Слушать.
Эвелина пыталась и тогда еще, когда она была слишком мала, чтобы понимать, насколько сложно быть взрослой, у нее выходило.
Скрип старых половиц, каждая из которых поет на свой лад. Едва слышный хруст оконного стекла, что в раме стоит неплотно, а потому время от времени переваливается, потревоженное ветром. Вялый шелест дождя и клокотание воды в трубах.
Голос матушки, что напевает песню.
Отец.
Когда он вернулся, Эвелина и перестала слышать мир, потому что голос отца, раздраженный, переполненный какой-то непонятной злости, заглушал все прочие звуки.
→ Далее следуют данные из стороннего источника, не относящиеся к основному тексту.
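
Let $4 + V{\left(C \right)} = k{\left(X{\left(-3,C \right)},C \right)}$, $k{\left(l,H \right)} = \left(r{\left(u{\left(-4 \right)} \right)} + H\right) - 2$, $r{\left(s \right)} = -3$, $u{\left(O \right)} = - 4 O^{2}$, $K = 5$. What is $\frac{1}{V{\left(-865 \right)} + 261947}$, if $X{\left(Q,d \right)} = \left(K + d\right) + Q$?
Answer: $\frac{1}{261073} \approx 3.8303 \cdot 10^{-6}$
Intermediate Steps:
$X{\left(Q,d \right)} = 5 + Q + d$ ($X{\left(Q,d \right)} = \left(5 + d\right) + Q = 5 + Q + d$)
$k{\left(l,H \right)} = -5 + H$ ($k{\left(l,H \right)} = \left(-3 + H\right) - 2 = -5 + H$)
$V{\left(C \right)} = -9 + C$ ($V{\left(C \right)} = -4 + \left(-5 + C\right) = -9 + C$)
$\frac{1}{V{\left(-865 \right)} + 261947} = \frac{1}{\left(-9 - 865\right) + 261947} = \frac{1}{-874 + 261947} = \frac{1}{261073}$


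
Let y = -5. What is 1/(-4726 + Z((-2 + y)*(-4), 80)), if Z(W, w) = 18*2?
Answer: -1/4690 ≈ -0.00021322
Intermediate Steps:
Z(W, w) = 36
1/(-4726 + Z((-2 + y)*(-4), 80)) = 1/(-4726 + 36) = 1/(-4690) = -1/4690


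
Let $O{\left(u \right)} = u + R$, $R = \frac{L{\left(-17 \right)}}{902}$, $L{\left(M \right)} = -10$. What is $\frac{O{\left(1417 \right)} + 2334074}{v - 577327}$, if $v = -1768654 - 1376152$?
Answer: $- \frac{1053306436}{1678681983} \approx -0.62746$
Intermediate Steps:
$R = - \frac{5}{451}$ ($R = - \frac{10}{902} = \left(-10\right) \frac{1}{902} = - \frac{5}{451} \approx -0.011086$)
$O{\left(u \right)} = - \frac{5}{451} + u$ ($O{\left(u \right)} = u - \frac{5}{451} = - \frac{5}{451} + u$)
$v = -3144806$
$\frac{O{\left(1417 \right)} + 2334074}{v - 577327} = \frac{\left(- \frac{5}{451} + 1417\right) + 2334074}{-3144806 - 577327} = \frac{\frac{639062}{451} + 2334074}{-3722133} = \frac{1053306436}{451} \left(- \frac{1}{3722133}\right) = - \frac{1053306436}{1678681983}$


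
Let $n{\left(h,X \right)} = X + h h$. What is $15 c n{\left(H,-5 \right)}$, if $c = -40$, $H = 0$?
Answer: $3000$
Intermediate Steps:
$n{\left(h,X \right)} = X + h^{2}$
$15 c n{\left(H,-5 \right)} = 15 \left(-40\right) \left(-5 + 0^{2}\right) = - 600 \left(-5 + 0\right) = \left(-600\right) \left(-5\right) = 3000$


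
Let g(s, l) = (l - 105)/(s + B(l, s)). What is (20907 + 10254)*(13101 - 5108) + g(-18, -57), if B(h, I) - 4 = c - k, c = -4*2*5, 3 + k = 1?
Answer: 6475816779/26 ≈ 2.4907e+8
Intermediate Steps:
k = -2 (k = -3 + 1 = -2)
c = -40 (c = -8*5 = -40)
B(h, I) = -34 (B(h, I) = 4 + (-40 - 1*(-2)) = 4 + (-40 + 2) = 4 - 38 = -34)
g(s, l) = (-105 + l)/(-34 + s) (g(s, l) = (l - 105)/(s - 34) = (-105 + l)/(-34 + s))
(20907 + 10254)*(13101 - 5108) + g(-18, -57) = (20907 + 10254)*(13101 - 5108) + (-105 - 57)/(-34 - 18) = 31161*7993 - 162/(-52) = 249069873 - 1/52*(-162) = 249069873 + 81/26 = 6475816779/26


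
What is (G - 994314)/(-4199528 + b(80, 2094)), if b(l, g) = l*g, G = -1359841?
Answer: 2354155/4032008 ≈ 0.58387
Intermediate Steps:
b(l, g) = g*l
(G - 994314)/(-4199528 + b(80, 2094)) = (-1359841 - 994314)/(-4199528 + 2094*80) = -2354155/(-4199528 + 167520) = -2354155/(-4032008) = -2354155*(-1/4032008) = 2354155/4032008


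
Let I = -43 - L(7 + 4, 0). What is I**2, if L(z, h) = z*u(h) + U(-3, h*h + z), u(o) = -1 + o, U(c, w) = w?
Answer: 1849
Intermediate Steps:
L(z, h) = z + h**2 + z*(-1 + h) (L(z, h) = z*(-1 + h) + (h*h + z) = z*(-1 + h) + (h**2 + z) = z*(-1 + h) + (z + h**2) = z + h**2 + z*(-1 + h))
I = -43 (I = -43 - 0*(0 + (7 + 4)) = -43 - 0*(0 + 11) = -43 - 0*11 = -43 - 1*0 = -43 + 0 = -43)
I**2 = (-43)**2 = 1849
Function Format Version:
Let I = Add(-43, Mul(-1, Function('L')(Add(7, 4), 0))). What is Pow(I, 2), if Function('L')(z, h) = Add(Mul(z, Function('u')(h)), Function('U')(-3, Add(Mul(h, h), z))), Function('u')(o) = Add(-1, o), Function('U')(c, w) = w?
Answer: 1849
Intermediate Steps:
Function('L')(z, h) = Add(z, Pow(h, 2), Mul(z, Add(-1, h))) (Function('L')(z, h) = Add(Mul(z, Add(-1, h)), Add(Mul(h, h), z)) = Add(Mul(z, Add(-1, h)), Add(Pow(h, 2), z)) = Add(Mul(z, Add(-1, h)), Add(z, Pow(h, 2))) = Add(z, Pow(h, 2), Mul(z, Add(-1, h))))
I = -43 (I = Add(-43, Mul(-1, Mul(0, Add(0, Add(7, 4))))) = Add(-43, Mul(-1, Mul(0, Add(0, 11)))) = Add(-43, Mul(-1, Mul(0, 11))) = Add(-43, Mul(-1, 0)) = Add(-43, 0) = -43)
Pow(I, 2) = Pow(-43, 2) = 1849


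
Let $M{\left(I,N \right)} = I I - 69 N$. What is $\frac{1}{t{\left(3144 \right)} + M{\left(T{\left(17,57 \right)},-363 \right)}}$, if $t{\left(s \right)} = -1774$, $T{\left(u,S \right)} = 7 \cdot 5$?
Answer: $\frac{1}{24498} \approx 4.082 \cdot 10^{-5}$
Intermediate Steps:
$T{\left(u,S \right)} = 35$
$M{\left(I,N \right)} = I^{2} - 69 N$
$\frac{1}{t{\left(3144 \right)} + M{\left(T{\left(17,57 \right)},-363 \right)}} = \frac{1}{-1774 + \left(35^{2} - -25047\right)} = \frac{1}{-1774 + \left(1225 + 25047\right)} = \frac{1}{-1774 + 26272} = \frac{1}{24498}$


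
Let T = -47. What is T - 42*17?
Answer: -761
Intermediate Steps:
T - 42*17 = -47 - 42*17 = -47 - 714 = -761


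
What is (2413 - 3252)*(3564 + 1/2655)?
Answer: -7938971219/2655 ≈ -2.9902e+6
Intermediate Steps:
(2413 - 3252)*(3564 + 1/2655) = -839*(3564 + 1/2655) = -839*9462421/2655 = -7938971219/2655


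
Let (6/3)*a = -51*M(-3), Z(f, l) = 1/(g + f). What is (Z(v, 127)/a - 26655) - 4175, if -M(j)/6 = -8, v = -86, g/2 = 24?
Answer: -1433964959/46512 ≈ -30830.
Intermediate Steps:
g = 48 (g = 2*24 = 48)
M(j) = 48 (M(j) = -6*(-8) = 48)
Z(f, l) = 1/(48 + f)
a = -1224 (a = (-51*48)/2 = (½)*(-2448) = -1224)
(Z(v, 127)/a - 26655) - 4175 = (1/((48 - 86)*(-1224)) - 26655) - 4175 = (-1/1224/(-38) - 26655) - 4175 = (-1/38*(-1/1224) - 26655) - 4175 = (1/46512 - 26655) - 4175 = -1239777359/46512 - 4175 = -1433964959/46512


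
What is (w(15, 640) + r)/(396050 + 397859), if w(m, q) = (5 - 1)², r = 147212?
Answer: 147228/793909 ≈ 0.18545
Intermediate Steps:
w(m, q) = 16 (w(m, q) = 4² = 16)
(w(15, 640) + r)/(396050 + 397859) = (16 + 147212)/(396050 + 397859) = 147228/793909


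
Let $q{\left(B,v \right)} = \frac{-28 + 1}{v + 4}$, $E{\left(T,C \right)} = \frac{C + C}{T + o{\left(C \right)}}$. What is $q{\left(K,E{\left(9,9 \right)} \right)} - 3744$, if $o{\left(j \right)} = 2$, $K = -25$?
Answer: $- \frac{232425}{62} \approx -3748.8$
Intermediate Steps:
$E{\left(T,C \right)} = \frac{2 C}{2 + T}$ ($E{\left(T,C \right)} = \frac{C + C}{T + 2} = \frac{2 C}{2 + T}$)
$q{\left(B,v \right)} = - \frac{27}{4 + v}$
$q{\left(K,E{\left(9,9 \right)} \right)} - 3744 = - \frac{27}{4 + 2 \cdot 9 \frac{1}{2 + 9}} - 3744 = - \frac{27}{4 + 2 \cdot 9 \cdot \frac{1}{11}} - 3744 = - \frac{27}{4 + \frac{18}{11}} - 3744 = - \frac{27}{\frac{62}{11}} - 3744 = \left(-27\right) \frac{11}{62} - 3744 = - \frac{297}{62} - 3744 = - \frac{232425}{62}$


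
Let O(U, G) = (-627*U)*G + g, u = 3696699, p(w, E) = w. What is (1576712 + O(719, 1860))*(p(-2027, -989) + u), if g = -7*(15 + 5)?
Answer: -3092202556680576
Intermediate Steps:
g = -140 (g = -7*20 = -140)
O(U, G) = -140 - 627*G*U (O(U, G) = (-627*U)*G - 140 = -627*G*U - 140 = -140 - 627*G*U)
(1576712 + O(719, 1860))*(p(-2027, -989) + u) = (1576712 + (-140 - 627*1860*719))*(-2027 + 3696699) = (1576712 + (-140 - 838512180))*3694672 = (1576712 - 838512320)*3694672 = -836935608*3694672 = -3092202556680576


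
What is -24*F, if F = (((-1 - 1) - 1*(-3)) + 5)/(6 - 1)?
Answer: -144/5 ≈ -28.800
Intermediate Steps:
F = 6/5 (F = ((-2 + 3) + 5)/5 = (1 + 5)*(⅕) = 6*(⅕) = 6/5 ≈ 1.2000)
-24*F = -24*6/5 = -144/5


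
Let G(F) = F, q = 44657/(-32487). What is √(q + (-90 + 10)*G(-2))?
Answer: √3416613369/4641 ≈ 12.595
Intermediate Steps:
q = -44657/32487 (q = 44657*(-1/32487) = -44657/32487 ≈ -1.3746)
√(q + (-90 + 10)*G(-2)) = √(-44657/32487 + (-90 + 10)*(-2)) = √(-44657/32487 - 80*(-2)) = √(-44657/32487 + 160) = √(5153263/32487) = √3416613369/4641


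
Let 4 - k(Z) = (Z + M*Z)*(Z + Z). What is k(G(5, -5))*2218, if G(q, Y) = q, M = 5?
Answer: -656528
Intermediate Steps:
k(Z) = 4 - 12*Z² (k(Z) = 4 - (Z + 5*Z)*(Z + Z) = 4 - 6*Z*2*Z = 4 - 12*Z²)
k(G(5, -5))*2218 = (4 - 12*5²)*2218 = (4 - 12*25)*2218 = (4 - 300)*2218 = -296*2218 = -656528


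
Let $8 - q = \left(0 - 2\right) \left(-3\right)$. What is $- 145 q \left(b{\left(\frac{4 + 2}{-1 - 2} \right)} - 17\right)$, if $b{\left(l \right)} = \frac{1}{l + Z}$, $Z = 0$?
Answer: $5075$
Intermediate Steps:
$b{\left(l \right)} = \frac{1}{l}$ ($b{\left(l \right)} = \frac{1}{l + 0} = \frac{1}{l}$)
$q = 2$ ($q = 8 - \left(0 - 2\right) \left(-3\right) = 8 - \left(-2\right) \left(-3\right) = 8 - 6 = 2$)
$- 145 q \left(b{\left(\frac{4 + 2}{-1 - 2} \right)} - 17\right) = - 145 \cdot 2 \left(\frac{1}{\left(4 + 2\right) \frac{1}{-1 - 2}} - 17\right) = - 145 \cdot 2 \left(\frac{1}{6 \frac{1}{-3}} - 17\right) = - 145 \cdot 2 \left(\frac{1}{6 \left(- \frac{1}{3}\right)} - 17\right) = - 145 \cdot 2 \left(\frac{1}{-2} - 17\right) = - 145 \cdot 2 \left(- \frac{1}{2} - 17\right) = - 145 \cdot 2 \left(- \frac{35}{2}\right) = \left(-145\right) \left(-35\right) = 5075$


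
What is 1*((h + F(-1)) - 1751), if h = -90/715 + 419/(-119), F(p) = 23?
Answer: -29467435/17017 ≈ -1731.6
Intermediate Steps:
h = -62059/17017 (h = -90*1/715 + 419*(-1/119) = -18/143 - 419/119 = -62059/17017 ≈ -3.6469)
1*((h + F(-1)) - 1751) = 1*((-62059/17017 + 23) - 1751) = 1*(329332/17017 - 1751) = 1*(-29467435/17017) = -29467435/17017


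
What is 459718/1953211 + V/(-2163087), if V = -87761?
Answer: 37607283227/136289203947 ≈ 0.27594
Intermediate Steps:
459718/1953211 + V/(-2163087) = 459718/1953211 - 87761/(-2163087) = 459718*(1/1953211) - 87761*(-1/2163087) = 459718/1953211 + 2831/69777 = 37607283227/136289203947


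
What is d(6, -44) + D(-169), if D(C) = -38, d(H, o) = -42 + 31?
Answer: -49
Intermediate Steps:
d(H, o) = -11
d(6, -44) + D(-169) = -11 - 38 = -49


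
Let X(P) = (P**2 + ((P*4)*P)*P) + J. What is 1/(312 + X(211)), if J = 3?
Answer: 1/37620560 ≈ 2.6581e-8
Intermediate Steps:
X(P) = 3 + P**2 + 4*P**3 (X(P) = (P**2 + ((P*4)*P)*P) + 3 = (P**2 + ((4*P)*P)*P) + 3 = (P**2 + (4*P**2)*P) + 3 = (P**2 + 4*P**3) + 3 = 3 + P**2 + 4*P**3)
1/(312 + X(211)) = 1/(312 + (3 + 211**2 + 4*211**3)) = 1/(312 + (3 + 44521 + 4*9393931)) = 1/(312 + (3 + 44521 + 37575724)) = 1/(312 + 37620248) = 1/37620560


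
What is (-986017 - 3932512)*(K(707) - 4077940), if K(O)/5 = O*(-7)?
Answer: 20179175150365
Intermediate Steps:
K(O) = -35*O (K(O) = 5*(O*(-7)) = 5*(-7*O) = -35*O)
(-986017 - 3932512)*(K(707) - 4077940) = (-986017 - 3932512)*(-35*707 - 4077940) = -4918529*(-24745 - 4077940) = -4918529*(-4102685) = 20179175150365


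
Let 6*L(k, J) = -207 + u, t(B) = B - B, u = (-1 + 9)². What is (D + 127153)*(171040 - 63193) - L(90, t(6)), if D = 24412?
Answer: 98074983473/6 ≈ 1.6346e+10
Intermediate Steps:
u = 64 (u = 8² = 64)
t(B) = 0
L(k, J) = -143/6 (L(k, J) = (-207 + 64)/6 = (⅙)*(-143) = -143/6)
(D + 127153)*(171040 - 63193) - L(90, t(6)) = (24412 + 127153)*(171040 - 63193) - 1*(-143/6) = 151565*107847 + 143/6 = 16345830555 + 143/6 = 98074983473/6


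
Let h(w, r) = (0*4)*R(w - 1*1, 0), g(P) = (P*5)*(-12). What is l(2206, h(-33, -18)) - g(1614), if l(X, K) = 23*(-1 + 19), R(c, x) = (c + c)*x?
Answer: 97254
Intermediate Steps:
R(c, x) = 2*c*x (R(c, x) = (2*c)*x = 2*c*x)
g(P) = -60*P (g(P) = (5*P)*(-12) = -60*P)
h(w, r) = 0 (h(w, r) = (0*4)*(2*(w - 1*1)*0) = 0*(2*(w - 1)*0) = 0*(2*(-1 + w)*0) = 0*0 = 0)
l(X, K) = 414 (l(X, K) = 23*18 = 414)
l(2206, h(-33, -18)) - g(1614) = 414 - (-60)*1614 = 414 - 1*(-96840) = 414 + 96840 = 97254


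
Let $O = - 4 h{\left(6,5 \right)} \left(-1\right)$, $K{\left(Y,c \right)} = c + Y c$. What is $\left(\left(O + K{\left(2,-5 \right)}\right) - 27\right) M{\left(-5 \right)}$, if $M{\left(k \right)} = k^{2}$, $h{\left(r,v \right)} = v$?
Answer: $-550$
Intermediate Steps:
$O = 20$ ($O = \left(-4\right) 5 \left(-1\right) = \left(-20\right) \left(-1\right) = 20$)
$\left(\left(O + K{\left(2,-5 \right)}\right) - 27\right) M{\left(-5 \right)} = \left(\left(20 - 5 \left(1 + 2\right)\right) - 27\right) \left(-5\right)^{2} = \left(\left(20 - 15\right) - 27\right) 25 = \left(5 - 27\right) 25 = \left(-22\right) 25 = -550$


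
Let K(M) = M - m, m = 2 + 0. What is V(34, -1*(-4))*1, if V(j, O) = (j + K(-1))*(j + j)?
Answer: 2108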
Нет, уже после, когда они с бабушкой остались вдвоем и спрятались в этой вот квартирке, Эвелина вновь попыталась слышать.
Слушать.
Но у нее не выходило.
Она старалась, старалась, а потом взяла и бросила стараться, решивши однажды не тратить сил на пустое. Бабушка ошиблась или просто желала занять ребенка делом, чтобы не мешался. Оно ведь всякое случается. А мир… мир просто был. Обыкновенный. Такой, к которому нужно было просто-напросто привыкнуть.
Приспособиться.
Слушать?
Разве ему, миру, это нужно? И самой Эвелине. А вот там, на берегу, все вдруг вернулось. И мягкие напевы ветра, и звон снежинок, что ударялись друг о друга в воздухе. Смех реки, уже почти уснувшей, готовой укрыться ледяными одеялами.
Дыхание человека, что…
…она и теперь слышала его вот дыхание, неровное, надсаженное какое-то. А еще стон мира, которому не нравилось происходящее.
Биение сердца.
Многих сердец, но из всех Эвелину интересовало лишь одно. Она вдруг поняла, что если это сердце замолчит, одно-единственное, то она, Эвелина, оглохнет от тишины, не внешней, но той, что внутри.
Нельзя.
И сосредоточившись всецело на этом звуке, она пропустило появление того, кого, как она теперь поняла, не должно было бы существовать.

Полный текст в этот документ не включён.